油井产出液具有复杂的力学、物理和化学等性质，导致采出液分离成为非常复杂的工艺过程。自20世纪90年代起，国内很多油田生产进入中后期阶段。随着开采年限增长，油田含水率逐渐提高，部分油田含水率超过98%，让目前的采出液分离系统面临更大的压力，需要进行改进和优化。为了解决这些问题，一些油田在预分离工艺中采用管道式分离系统，通过旋流分离代替重力沉降。在这种背景下，研究含油率不低于0.1%的非稀疏相油滴/气泡在旋流器内的行为规律显得尤为重要。

        管道式分离技术根据启旋方式不同可以分为切向启旋和轴向启旋两种方式。切向启旋离心分离技术以水力旋流分离为主，目前已较为成熟。轴向启旋离心分离技术以导流片型分离为主，在结构复杂程度、压降和控制等方面优于切向启旋离心分离器。为了使导流片型分离技术应用于高含水率采出液预分离系统，本文通过理论分析、室内实验和数值模拟相结合的方式对旋流场中离散相（油滴或气泡）的行为特性进行了研究。

首先，系统地研究了油滴在导流片型旋流场中的行为特性。对旋流场中相含率在0.1%-6.0%的油水两相旋流场进行了实验研究。

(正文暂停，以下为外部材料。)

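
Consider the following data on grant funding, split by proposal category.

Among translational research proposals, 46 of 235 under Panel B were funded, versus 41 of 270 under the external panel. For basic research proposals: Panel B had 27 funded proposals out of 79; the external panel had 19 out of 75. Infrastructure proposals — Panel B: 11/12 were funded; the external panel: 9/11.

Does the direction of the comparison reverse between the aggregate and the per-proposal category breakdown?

Translational research: Panel B 46/235 = 19.6%, the external panel 41/270 = 15.2% → Panel B
Basic research: Panel B 27/79 = 34.2%, the external panel 19/75 = 25.3% → Panel B
Infrastructure: Panel B 11/12 = 91.7%, the external panel 9/11 = 81.8% → Panel B
Overall: Panel B 84/326 = 25.8%, the external panel 69/356 = 19.4% → Panel B
Panel B wins overall and in every proposal group — no reversal.

No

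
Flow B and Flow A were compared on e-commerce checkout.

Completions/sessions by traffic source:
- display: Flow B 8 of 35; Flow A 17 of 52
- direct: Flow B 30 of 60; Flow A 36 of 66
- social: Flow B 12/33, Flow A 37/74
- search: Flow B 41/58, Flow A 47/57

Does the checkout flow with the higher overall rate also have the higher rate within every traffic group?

Display: Flow B 8/35 = 22.9%, Flow A 17/52 = 32.7% → Flow A
Direct: Flow B 30/60 = 50.0%, Flow A 36/66 = 54.5% → Flow A
Social: Flow B 12/33 = 36.4%, Flow A 37/74 = 50.0% → Flow A
Search: Flow B 41/58 = 70.7%, Flow A 47/57 = 82.5% → Flow A
Overall: Flow B 91/186 = 48.9%, Flow A 137/249 = 55.0% → Flow A
Flow A wins overall and in every traffic group — no reversal.

Yes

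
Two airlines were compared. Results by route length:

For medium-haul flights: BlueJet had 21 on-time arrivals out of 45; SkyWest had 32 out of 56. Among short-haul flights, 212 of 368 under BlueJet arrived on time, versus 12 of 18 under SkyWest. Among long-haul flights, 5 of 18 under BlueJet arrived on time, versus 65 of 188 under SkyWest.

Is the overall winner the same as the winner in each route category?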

采用Malvern粒度仪在线测试了流场中油滴粒径分布，以导流片前后油滴粒径分布表征了油滴破碎聚并状况；采用电阻层析成像技术（ERT）获得旋流场截面相含率分布，表征了油滴在旋流场中的迁移规律。在数值模拟研究中，经过对比论证，采用欧拉-拉格朗日方法求解油水分散流，通过RNG k-ε湍流模型模拟连续相旋流场耦合离散相模型（DPM）模拟油滴在旋流场中的运动，同时通过Taylor相似模型（TAB）模型和O’rouke的聚并模型模拟油滴破碎与聚并过程。研究发现：旋流场中油滴在管道中心位置汇聚形成油核。油核中油相以离散相状态存在。油滴特征分布参数d₅₀、d₃₂和d_max间存在着线性关系，可以拟合出油滴分布参数a和δ。不同尺寸的油滴在旋流场中破碎与聚并行为不同：小油滴在旋流场中聚并趋势明显；大油滴在15m³/h流量以下以聚并为主，在15m³/h-18m³/h入口流量区间受连续相剪切作用影响，出现破碎现象。旋流场中截面平均Sauter粒径沿下游逐渐增加，说明截面平均湍流能量耗散降低，湍流脉动更加有序。同时，油滴与旋流场之间存在着相互耦合作用，旋流场中的截面平均Sauter粒径与截面平均湍流能量耗散率在双对数坐标系下成线性关系。最后，通过无量纲旋流数和扩散数研究了旋流强度分布，确定了相收集装置的最佳区间。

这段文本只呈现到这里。